Studies like these underscore just how quickly it’s possible to change your own genes. That’s why the placebo response can produce physical changes in a matter of moments. In my workshops around the world, my colleagues and I have witnessed significant and immediate changes in our participants’ health after only one session of meditation. They transformed themselves and activated new genes in new ways by thought alone. (You’ll be introduced to some of them soon.)

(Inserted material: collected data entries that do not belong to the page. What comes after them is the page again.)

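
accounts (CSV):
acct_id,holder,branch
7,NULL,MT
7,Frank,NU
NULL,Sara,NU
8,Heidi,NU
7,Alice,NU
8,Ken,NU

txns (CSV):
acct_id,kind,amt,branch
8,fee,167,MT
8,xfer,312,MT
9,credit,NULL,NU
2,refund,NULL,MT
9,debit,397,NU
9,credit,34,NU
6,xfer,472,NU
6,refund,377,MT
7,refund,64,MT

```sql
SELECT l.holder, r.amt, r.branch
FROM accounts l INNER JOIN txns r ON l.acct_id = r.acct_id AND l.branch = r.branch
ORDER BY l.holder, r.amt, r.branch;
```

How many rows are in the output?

INNER JOIN keeps only pairs where the ON condition holds.
Matching on l.acct_id = r.acct_id AND l.branch = r.branch. A NULL in a compared column never satisfies the condition.
- acct_id=7, branch=MT: 1 matching r row(s), so 1 row(s) emitted.
- acct_id=7, branch=NU: no matching r row, dropped.
- acct_id=NULL, branch=NU: no matching r row, dropped.
- acct_id=8, branch=NU: no matching r row, dropped.
- acct_id=7, branch=NU: no matching r row, dropped.
- acct_id=8, branch=NU: no matching r row, dropped.
Total: 1 rows.

1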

When we’re living in survival mode, with our stress response turned on all the time, we can really focus on only three things: our physical bodies (Am I okay?), the environment (Where is it safe?), and time (How long will this threat be hanging over me?). Constantly focusing on these three things makes us less spiritual, less aware, and less mindful, because it trains us to become more self-absorbed and more focused on our bodies, as well as on other material things (such as what we own, where we live, how much money we have, and so on), in addition to all of the problems we experience in our external world. This focus also trains us to obsess about time—to constantly brace ourselves for the worst-case future scenarios based on our traumatic past experiences—because
there’s never enough time and everything always takes too much time.
So we could say that just as stress hormones cause the cells of the body to become selfish to ensure that we survive, they endorse our ego to become more selfish, too—and we become materialists defining reality with our senses. We end up feeling separate from any new possibilities, because when we never leave that state of chronic emergency, that me-first mentality that pervades all our thinking strengthens and endures, leading us to become self-indulgent, self-serving, and self-important. Ultimately, the self becomes defined as a body living in the environment and in time.
As you have just read and now more fully understand, the reality is that you do indeed have some degree of control over your own genetic engineering—by way of your thoughts, choices, behaviors, experiences, and emotions. Like Dorothy in The Wizard of Oz, who had the power she sought all along but didn’t know it, you also possess a power that you may not have previously realized was yours—the keys that can set you free of being chained to the limitations of your own genetic expression.
Chapter Five
How Thoughts Change the Brain and the Body
Now you can understand that whether it’s joyful or stressful, with every thought you think, every emotion you feel, and every event you experience, you’re acting as an epigenetic engineer of your own cells. You control your destiny. So this raises another question: If your environment changes and you then program new genes in new ways, is it possible—based on your perceptions and beliefs—to program the gene ahead of the actual environment? Feelings and emotions are normally the end products of experiences, but can you combine a clear intention with an emotion that begins to give the body a sampling of the future experience before it’s been made manifest?